By Lucy Ribchester Published

With aerial choreography in theatres, clowns exploring autism and jugglers inspired by Sir Isaac Newton, will 2013 be the year that circus gets serious? Lucy Ribchester finds out.

There isn’t a dedicated circus section in the Fringe brochure yet, but if there was, the past five years would have seen it gradually filling up. Victorian sideshows, trapeze artists and rag-tag jugglers in bowler hats have become familiar sights come August in Edinburgh.

But a glance through the 28 circus companies rolling up this year suggests that even dedicated circus groupies may be in for a bit of a surprise. There’s juggling show Smashed, inspired by Sir Isaac Newton and late German choreographer Pina Bausch; an aerial re-working of Chaucer’s The Franklin’s Tale; and a clown show tackling autism. Contemporary circus big-hitters NoFit State are back, but as well as their big-top spectacular, Bianco, they’ll be offering a lunchtime show with a smaller, more theatrical feel. And then there’s the return of Casus. One of the runaway hits of last year’s Fringe, Casus’s Knee Deep was a pared-down journey through the power of the human body, stripped bare of glitz, gimmicks and vaudeville. Circus, it seems, is starting to get serious.

“28 years ago when we started out,” says NoFit State co-founder and creative director Tom Rack, “we were doing popular entertainment. People thought there was no reason we should get Arts Council funding. Since then there has been a real change and a real recognition of circus as an artform. Consequently a lot more young companies are developing work.”

Rack describes the new-style small-scale choreographic works as “circus-dance”, and says the movement in the UK is only now beginning to “snowball”. Some of the best contemporary dance he has seen, Rack says, has been by circus performers, a factor which inspired NoFit State’s decision to create their show Noodles, which will be presented, not in their big top, but on stage at the New Town Theatre.

Both Rack and Casus’s Jesse Scott agree that the pioneers of choreographic circus are coming from Down Under. “I think that circus in Australia is quite unique,” says Scott, over the telephone from London where Knee Deep has been performing for the past four weeks. “In Europe, America or Canada, you have exposure to all these other countries.
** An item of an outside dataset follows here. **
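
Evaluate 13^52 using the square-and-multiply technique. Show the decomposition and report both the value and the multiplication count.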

In Australia, we are quite removed from the rest of it. We don’t have any other influences to change the way we think, so we create our own style of work.” His top Australian circus tips for this year include 3 is a Crowd’s Fright or Flight and Adelaide-based Gravity & Other Myths, who present A Simple Space.

Scott claims it’s not just performers who have changed their concept of the form, but that audiences too, have allowed circus to develop into something more creative. “People have become more savvy to what circus can be. You used to go to a big top with lions and tigers and a ringmaster, and it was pure entertainment. Going into a show now you don’t have expectations.”
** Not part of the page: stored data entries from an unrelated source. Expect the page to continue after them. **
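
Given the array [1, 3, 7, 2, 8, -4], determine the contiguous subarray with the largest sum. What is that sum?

Using Kadane's algorithm on [1, 3, 7, 2, 8, -4]:

Scanning through the array:
Position 1 (value 3): max_ending_here = 4, max_so_far = 4
Position 2 (value 7): max_ending_here = 11, max_so_far = 11
Position 3 (value 2): max_ending_here = 13, max_so_far = 13
Position 4 (value 8): max_ending_here = 21, max_so_far = 21
Position 5 (value -4): max_ending_here = 17, max_so_far = 21

Maximum subarray: [1, 3, 7, 2, 8]
Maximum sum: 21

The maximum subarray is [1, 3, 7, 2, 8] with sum 21. This subarray runs from index 0 to index 4.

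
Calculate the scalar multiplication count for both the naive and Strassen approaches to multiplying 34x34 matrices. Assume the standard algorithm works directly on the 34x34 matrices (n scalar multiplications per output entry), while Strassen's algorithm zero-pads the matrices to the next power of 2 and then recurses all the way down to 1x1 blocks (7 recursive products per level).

Matrix multiplication for 34x34 matrices:

Strassen's algorithm requires power-of-2 dimensions. Pad 34x34 to 64x64 (next power of 2).

Standard algorithm: 34^3 = 39304 multiplications
Strassen's algorithm: 7^(log2(64)) = 7^6 = 117649 multiplications
Difference: 39304 - 117649 = -78345 (Strassen uses MORE here due to padding overhead — for small or just-over-power-of-2 n, padding can outweigh the per-level savings)

Standard: 39304 multiplications (34^3). Strassen: 117649 multiplications (7^6, after padding to 64x64). Strassen reduces 8 recursive multiplications to 7 at each level.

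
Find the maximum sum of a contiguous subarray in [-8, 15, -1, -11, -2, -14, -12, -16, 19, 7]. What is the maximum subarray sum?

Using Kadane's algorithm on [-8, 15, -1, -11, -2, -14, -12, -16, 19, 7]:

Scanning through the array:
Position 1 (value 15): max_ending_here = 15, max_so_far = 15
Position 2 (value -1): max_ending_here = 14, max_so_far = 15
Position 3 (value -11): max_ending_here = 3, max_so_far = 15
Position 4 (value -2): max_ending_here = 1, max_so_far = 15
Position 5 (value -14): max_ending_here = -13, max_so_far = 15
Position 6 (value -12): max_ending_here = -12, max_so_far = 15
Position 7 (value -16): max_ending_here = -16, max_so_far = 15
Position 8 (value 19): max_ending_here = 19, max_so_far = 19
Position 9 (value 7): max_ending_here = 26, max_so_far = 26

Maximum subarray: [19, 7]
Maximum sum: 26

The maximum subarray is [19, 7] with sum 26. This subarray runs from index 8 to index 9.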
But it’s not only circus-dance that’s bending the boundaries. Clowns too are growing up, taking on social issues and treating them with tenderness. Last year’s heartbreaking Waiting for Stanley celebrated the role women played during WWII, using the vulnerabilities of the clown to draw on an uncertain and fraught period in history. This year, New Zealand-based Kallo Collective are using the medium of clown to explore Asperger’s Syndrome in their show Echolalia. “Clown has the potential to cut straight to an empathetic response from the audience,” says Jen McArthur, solo performer in the show. “The audience relates directly to the situation of the character. I think it’s a really useful way to tell a story about a section of our population that could do with some increased understanding.” McArthur used to worry that people who hadn’t seen the show would misunderstand it and think that she was mocking her subject. “It’s a widely held notion—and fairly true—that a clown who makes fun of themselves is an idiot. But there’s another side to a clown; through their failings, we relate to them through the heart and genuinely feel something for the character.”
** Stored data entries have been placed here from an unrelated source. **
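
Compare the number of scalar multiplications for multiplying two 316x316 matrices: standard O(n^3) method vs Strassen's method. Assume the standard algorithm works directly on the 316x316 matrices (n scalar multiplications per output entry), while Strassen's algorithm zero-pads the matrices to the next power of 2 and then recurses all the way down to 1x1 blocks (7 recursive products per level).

Matrix multiplication for 316x316 matrices:

Strassen's algorithm requires power-of-2 dimensions. Pad 316x316 to 512x512 (next power of 2).

Standard algorithm: 316^3 = 31554496 multiplications
Strassen's algorithm: 7^(log2(512)) = 7^9 = 40353607 multiplications
Difference: 31554496 - 40353607 = -8799111 (Strassen uses MORE here due to padding overhead — for small or just-over-power-of-2 n, padding can outweigh the per-level savings)

Standard: 31554496 multiplications (316^3). Strassen: 40353607 multiplications (7^9, after padding to 512x512). Strassen reduces 8 recursive multiplications to 7 at each level.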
Not to be left behind, circus storytellers are also getting in on the act, with Cambridge University’s Strung Up telling The Franklin’s Tale through aerial acrobatics, and Theatre Re re-locating the Cain and Abel story inside a circus in The Little Soldiers. But does this move towards the realms of theatre and dance spell an end to travelling big tops? Not according to Tom Rack.

“I think circus has the capacity to be accessible and work on so many levels. My worry about some of the smaller intellectual approaches is that they’re great shows by fantastic people, but they’re not always really circus and they’re not always really accessible. I think it’s an emerging strand of the circus spectrum and I wish it all the success, but I hope that it doesn’t take over all the other strands.” For Rack, the magic and the ethos of circus still goes far beyond what the audience sees. “As a company we put the tent up and take the tent down, drive overnight. There is a real equality amongst the whole company, and a spirit and an energy and a bond that is about living that lifestyle. There’s an indefinable magic of circus that people get caught up in.”